Dans le milieu de l'art, les victimes aussi commencent à raconter leurs expériences de harcèlement sexuel. Ce mardi matin, elles sont plus de 7000 à avoir signé une pétition pour dénoncer l'omerta qui règne dans les galeries. 


"Nous sommes artistes, administratrices, assistantes, curatrices, critiques d’art, directrices, éditrices, étudiantes, galeristes, chercheurs, stagiaires et universitaires travaillant dans le monde de l'art contemporain, et nous avons été victimes d'attouchements, rabaissé·e·s, harcelé·e·s, infantilisé·e·s, méprisé·e·s, menacé·e·s et intimidé·e·s par celles et ceux en position de pouvoir", écrivent les signataires.

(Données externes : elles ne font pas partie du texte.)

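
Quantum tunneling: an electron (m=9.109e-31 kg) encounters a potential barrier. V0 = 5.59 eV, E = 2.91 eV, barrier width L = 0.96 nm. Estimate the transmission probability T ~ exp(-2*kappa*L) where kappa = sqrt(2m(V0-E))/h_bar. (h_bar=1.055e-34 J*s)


V0 - E = 2.68 eV = 4.2934e-19 J
kappa = sqrt(2 * m * (V0-E)) / h_bar
= sqrt(2 * 9.109e-31 * 4.2934e-19) / 1.055e-34
= 8.3829e+09 /m
2*kappa*L = 2 * 8.3829e+09 * 0.96e-9
= 16.0953
T = exp(-16.0953) = 1.023107e-07

1.023107e-07


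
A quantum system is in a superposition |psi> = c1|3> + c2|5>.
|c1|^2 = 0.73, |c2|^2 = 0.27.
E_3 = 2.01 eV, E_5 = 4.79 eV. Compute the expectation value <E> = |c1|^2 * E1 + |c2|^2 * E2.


<E> = |c1|^2 * E1 + |c2|^2 * E2
= 0.73 * 2.01 + 0.27 * 4.79
= 1.4673 + 1.2933
= 2.7606 eV

2.7606


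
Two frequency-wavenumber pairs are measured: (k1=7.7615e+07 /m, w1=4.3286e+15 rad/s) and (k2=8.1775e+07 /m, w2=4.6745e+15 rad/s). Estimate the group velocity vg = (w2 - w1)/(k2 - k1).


vg = (w2 - w1) / (k2 - k1)
= (4.6745e+15 - 4.3286e+15) / (8.1775e+07 - 7.7615e+07)
= 3.4590e+14 / 4.1600e+06
= 8.3149e+07 m/s

8.3149e+07


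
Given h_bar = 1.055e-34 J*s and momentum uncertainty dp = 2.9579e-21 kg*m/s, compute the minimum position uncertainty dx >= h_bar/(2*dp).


dx = h_bar / (2 * dp)
= 1.055e-34 / (2 * 2.9579e-21)
= 1.055e-34 / 5.9158e-21
= 1.7834e-14 m

1.7834e-14


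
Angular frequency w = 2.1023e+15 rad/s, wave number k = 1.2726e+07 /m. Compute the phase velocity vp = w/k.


vp = w / k
= 2.1023e+15 / 1.2726e+07
= 1.6520e+08 m/s

1.6520e+08


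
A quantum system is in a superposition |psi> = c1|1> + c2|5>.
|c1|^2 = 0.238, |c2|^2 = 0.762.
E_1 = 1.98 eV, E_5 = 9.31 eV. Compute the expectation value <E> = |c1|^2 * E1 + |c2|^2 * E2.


<E> = |c1|^2 * E1 + |c2|^2 * E2
= 0.238 * 1.98 + 0.762 * 9.31
= 0.4712 + 7.0942
= 7.5655 eV

7.5655


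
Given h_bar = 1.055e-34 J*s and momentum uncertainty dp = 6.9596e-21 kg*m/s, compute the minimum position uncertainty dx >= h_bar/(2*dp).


dx = h_bar / (2 * dp)
= 1.055e-34 / (2 * 6.9596e-21)
= 1.055e-34 / 1.3919e-20
= 7.5795e-15 m

7.5795e-15


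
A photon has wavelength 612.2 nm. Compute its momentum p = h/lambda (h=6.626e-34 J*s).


p = h / lambda
= 6.626e-34 / (612.2e-9)
= 6.626e-34 / 6.1220e-07
= 1.0823e-27 kg*m/s

1.0823e-27


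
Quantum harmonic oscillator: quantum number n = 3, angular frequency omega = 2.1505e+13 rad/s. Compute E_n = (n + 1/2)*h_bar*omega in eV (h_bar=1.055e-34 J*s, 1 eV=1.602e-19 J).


E = (n + 1/2) * h_bar * omega
= (3 + 0.5) * 1.055e-34 * 2.1505e+13
= 3.5 * 2.2688e-21
= 7.9407e-21 J
= 0.0496 eV

0.0496


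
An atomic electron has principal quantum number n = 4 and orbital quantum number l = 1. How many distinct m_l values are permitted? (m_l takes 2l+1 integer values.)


m_l ranges from -l to +l in integer steps
So m_l goes from -1 to +1
Count = 2l + 1 = 2*1 + 1
= 3

3


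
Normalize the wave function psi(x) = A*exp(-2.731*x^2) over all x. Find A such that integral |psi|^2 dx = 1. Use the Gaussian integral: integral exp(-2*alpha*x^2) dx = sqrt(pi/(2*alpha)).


integral |psi|^2 dx = A^2 * sqrt(pi/(2*alpha)) = 1
A^2 = sqrt(2*alpha/pi)
= sqrt(2 * 2.731 / pi)
= 1.318563
A = sqrt(1.318563)
= 1.1483

1.1483


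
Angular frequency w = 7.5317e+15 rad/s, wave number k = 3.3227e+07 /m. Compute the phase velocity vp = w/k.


vp = w / k
= 7.5317e+15 / 3.3227e+07
= 2.2667e+08 m/s

2.2667e+08


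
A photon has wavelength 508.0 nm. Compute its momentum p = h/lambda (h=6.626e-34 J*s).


p = h / lambda
= 6.626e-34 / (508.0e-9)
= 6.626e-34 / 5.0800e-07
= 1.3043e-27 kg*m/s

1.3043e-27


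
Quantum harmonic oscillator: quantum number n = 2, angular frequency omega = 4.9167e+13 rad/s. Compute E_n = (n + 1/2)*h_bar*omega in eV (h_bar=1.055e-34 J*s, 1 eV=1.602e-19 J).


E = (n + 1/2) * h_bar * omega
= (2 + 0.5) * 1.055e-34 * 4.9167e+13
= 2.5 * 5.1871e-21
= 1.2968e-20 J
= 0.0809 eV

0.0809


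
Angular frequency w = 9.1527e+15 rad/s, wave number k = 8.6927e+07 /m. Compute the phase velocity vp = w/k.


vp = w / k
= 9.1527e+15 / 8.6927e+07
= 1.0529e+08 m/s

1.0529e+08


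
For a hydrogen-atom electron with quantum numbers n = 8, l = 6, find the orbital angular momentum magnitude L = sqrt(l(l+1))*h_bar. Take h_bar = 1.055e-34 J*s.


L = sqrt(l*(l+1)) * h_bar
= sqrt(6 * 7) * 1.055e-34
= sqrt(42) * 1.055e-34
= 6.4807 * 1.055e-34
= 6.8372e-34 J*s

6.8372e-34


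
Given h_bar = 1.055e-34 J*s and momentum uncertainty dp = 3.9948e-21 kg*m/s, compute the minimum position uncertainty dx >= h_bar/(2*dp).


dx = h_bar / (2 * dp)
= 1.055e-34 / (2 * 3.9948e-21)
= 1.055e-34 / 7.9896e-21
= 1.3205e-14 m

1.3205e-14


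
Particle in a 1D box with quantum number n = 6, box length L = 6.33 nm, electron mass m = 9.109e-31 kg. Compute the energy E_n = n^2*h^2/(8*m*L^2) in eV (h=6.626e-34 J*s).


E = n^2 * h^2 / (8 * m * L^2)
= 6^2 * (6.626e-34)^2 / (8 * 9.109e-31 * (6.33e-9)^2)
= 36 * 4.3904e-67 / (8 * 9.109e-31 * 4.0069e-17)
= 5.4130e-20 J
= 0.3379 eV

0.3379


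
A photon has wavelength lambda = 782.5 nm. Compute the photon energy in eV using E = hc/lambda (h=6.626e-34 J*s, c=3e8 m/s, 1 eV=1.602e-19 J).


E = hc / lambda
= (6.626e-34)(3e8) / (782.5e-9)
= 1.9878e-25 / 7.8250e-07
= 2.5403e-19 J
Converting to eV: 2.5403e-19 / 1.602e-19
= 1.5857 eV

1.5857


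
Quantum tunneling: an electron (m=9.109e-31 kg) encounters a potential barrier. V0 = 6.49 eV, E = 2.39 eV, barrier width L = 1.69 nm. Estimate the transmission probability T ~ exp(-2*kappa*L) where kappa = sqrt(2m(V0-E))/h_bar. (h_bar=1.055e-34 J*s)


V0 - E = 4.1 eV = 6.5682e-19 J
kappa = sqrt(2 * m * (V0-E)) / h_bar
= sqrt(2 * 9.109e-31 * 6.5682e-19) / 1.055e-34
= 1.0369e+10 /m
2*kappa*L = 2 * 1.0369e+10 * 1.69e-9
= 35.0459
T = exp(-35.0459) = 6.021983e-16

6.021983e-16


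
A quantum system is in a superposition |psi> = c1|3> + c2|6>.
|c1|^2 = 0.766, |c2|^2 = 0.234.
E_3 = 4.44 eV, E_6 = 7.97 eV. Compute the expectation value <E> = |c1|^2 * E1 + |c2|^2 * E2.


<E> = |c1|^2 * E1 + |c2|^2 * E2
= 0.766 * 4.44 + 0.234 * 7.97
= 3.401 + 1.865
= 5.266 eV

5.266


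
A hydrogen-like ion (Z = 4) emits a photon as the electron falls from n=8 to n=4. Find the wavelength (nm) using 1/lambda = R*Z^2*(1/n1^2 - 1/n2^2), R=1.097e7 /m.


1/lambda = R * Z^2 * (1/n1^2 - 1/n2^2)
= 1.097e7 * 4^2 * (1/4^2 - 1/8^2)
= 1.097e7 * 16 * (0.0625 - 0.015625)
= 8.2275e+06 /m
lambda = 1 / 8.2275e+06
= 121.5436 nm

121.5436


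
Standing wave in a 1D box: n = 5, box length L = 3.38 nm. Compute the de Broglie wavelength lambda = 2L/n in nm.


lambda = 2L / n
= 2 * 3.38 / 5
= 6.76 / 5
= 1.352 nm

1.352


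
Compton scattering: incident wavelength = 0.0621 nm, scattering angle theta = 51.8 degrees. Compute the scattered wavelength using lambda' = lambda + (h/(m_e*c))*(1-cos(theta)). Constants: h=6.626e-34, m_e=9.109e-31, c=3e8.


Compton wavelength: h/(m_e*c) = 2.4247e-12 m
d_lambda = 2.4247e-12 * (1 - cos(51.8 deg))
= 2.4247e-12 * 0.381592
= 9.2525e-13 m = 0.000925 nm
lambda' = 0.0621 + 0.000925
= 0.063025 nm

0.063025


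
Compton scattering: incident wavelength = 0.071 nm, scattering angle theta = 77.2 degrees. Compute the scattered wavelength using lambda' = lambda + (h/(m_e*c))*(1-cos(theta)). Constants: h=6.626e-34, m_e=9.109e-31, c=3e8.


Compton wavelength: h/(m_e*c) = 2.4247e-12 m
d_lambda = 2.4247e-12 * (1 - cos(77.2 deg))
= 2.4247e-12 * 0.778452
= 1.8875e-12 m = 0.001888 nm
lambda' = 0.071 + 0.001888
= 0.072888 nm

0.072888


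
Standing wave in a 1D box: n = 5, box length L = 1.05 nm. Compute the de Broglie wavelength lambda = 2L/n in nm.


lambda = 2L / n
= 2 * 1.05 / 5
= 2.1 / 5
= 0.42 nm

0.42


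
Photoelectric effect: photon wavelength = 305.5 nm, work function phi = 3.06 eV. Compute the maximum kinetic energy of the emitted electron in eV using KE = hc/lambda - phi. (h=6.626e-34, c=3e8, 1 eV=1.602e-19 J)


E_photon = hc / lambda
= (6.626e-34)(3e8) / (305.5e-9)
= 6.5067e-19 J
= 4.0616 eV
KE = E_photon - phi
= 4.0616 - 3.06
= 1.0016 eV

1.0016


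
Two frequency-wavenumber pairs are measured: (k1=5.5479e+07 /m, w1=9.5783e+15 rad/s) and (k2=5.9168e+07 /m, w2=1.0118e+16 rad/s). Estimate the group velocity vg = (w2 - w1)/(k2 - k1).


vg = (w2 - w1) / (k2 - k1)
= (1.0118e+16 - 9.5783e+15) / (5.9168e+07 - 5.5479e+07)
= 5.3970e+14 / 3.6890e+06
= 1.4630e+08 m/s

1.4630e+08


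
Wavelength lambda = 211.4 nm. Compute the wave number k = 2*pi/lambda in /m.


k = 2 * pi / lambda
= 6.2832 / (211.4e-9)
= 6.2832 / 2.1140e-07
= 2.9722e+07 /m

2.9722e+07


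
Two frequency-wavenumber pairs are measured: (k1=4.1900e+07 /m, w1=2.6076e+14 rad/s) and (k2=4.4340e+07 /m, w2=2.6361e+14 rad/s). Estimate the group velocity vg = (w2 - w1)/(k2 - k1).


vg = (w2 - w1) / (k2 - k1)
= (2.6361e+14 - 2.6076e+14) / (4.4340e+07 - 4.1900e+07)
= 2.8500e+12 / 2.4400e+06
= 1.1680e+06 m/s

1.1680e+06


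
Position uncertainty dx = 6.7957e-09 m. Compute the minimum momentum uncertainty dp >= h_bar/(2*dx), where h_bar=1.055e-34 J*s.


dp = h_bar / (2 * dx)
= 1.055e-34 / (2 * 6.7957e-09)
= 1.055e-34 / 1.3591e-08
= 7.7623e-27 kg*m/s

7.7623e-27


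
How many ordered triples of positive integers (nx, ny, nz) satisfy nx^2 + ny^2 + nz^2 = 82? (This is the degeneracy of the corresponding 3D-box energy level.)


Enumerate all (nx, ny, nz) with nx^2 + ny^2 + nz^2 = 82:
(3,3,8)
(3,8,3)
(8,3,3)
Total degeneracy = 3

3


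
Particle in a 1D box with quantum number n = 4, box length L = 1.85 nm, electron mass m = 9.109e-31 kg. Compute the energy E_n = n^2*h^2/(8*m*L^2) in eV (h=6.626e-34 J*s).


E = n^2 * h^2 / (8 * m * L^2)
= 4^2 * (6.626e-34)^2 / (8 * 9.109e-31 * (1.85e-9)^2)
= 16 * 4.3904e-67 / (8 * 9.109e-31 * 3.4225e-18)
= 2.8166e-19 J
= 1.7582 eV

1.7582


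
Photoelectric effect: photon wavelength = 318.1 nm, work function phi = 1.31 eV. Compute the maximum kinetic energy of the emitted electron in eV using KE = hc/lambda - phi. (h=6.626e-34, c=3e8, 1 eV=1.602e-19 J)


E_photon = hc / lambda
= (6.626e-34)(3e8) / (318.1e-9)
= 6.2490e-19 J
= 3.9007 eV
KE = E_photon - phi
= 3.9007 - 1.31
= 2.5907 eV

2.5907


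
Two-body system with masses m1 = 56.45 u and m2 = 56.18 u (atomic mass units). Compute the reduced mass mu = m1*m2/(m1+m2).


mu = m1 * m2 / (m1 + m2)
= 56.45 * 56.18 / (56.45 + 56.18)
= 3171.361 / 112.63
= 28.1573 u

28.1573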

Cette lettre ouverte, intitulée "Not surprised" ("Pas surprises", ndlr), fait référence à une oeuvre de Jenny Holzer, connue pour ses installations en formes de déclamations magistrales: "Abuse of power comes as no surprise" ("L'abus de pouvoir n'est pas surprenant").

Une plainte déposée

Cette initiative a commencé en réaction à la démission la semaine dernière de Knight Landesman, co-directeur du magazine ArtForum, l'un des plus influents du monde de l'art. Il est accusé de harcèlement sexuel dans une plainte déposée dans l'Etat de New-York par une ancienne employée d'Artforum, Amanda Schmitt, qui fait aussi référence à des allégations de harcèlement contre huit autres personnes. 


"Il est urgent de partager nos témoignages sur le sexisme normalisé, les traitements inégaux, les conduites inappropriées, et le harcèlement sexuel dont nous faisons l'expérience régulièrement, de manière généralisée et avec intensité", poursuit la lettre ouverte.

" On avait toutes eu des expériences de ce genre "

"Nous [...] appelons les institutions artistiques, les instances gouvernementales culturelles ainsi que tous nos collègues à s'interroger sérieusement sur la manière dont ils ou elles jouent, ou ont pu jouer, un rôle dans la perpétuation des inégalités entre les sexes et des abus pré-cités et, surtout, à la façon dont ils ou elles comptent gérer ces problèmes dans le futur".


"Le cas Harvey Weinstein a ouvert la brèche dans plein d'autres milieux", et à la suite de la démission de Knight Landesman "on s'est rendu compte qu'on avait toutes eu des expériences de ce genre", a expliqué à l'AFP Martha Kirszenbaum, une commissaire d'expositions et l'une des cent premières signataires de la lettre.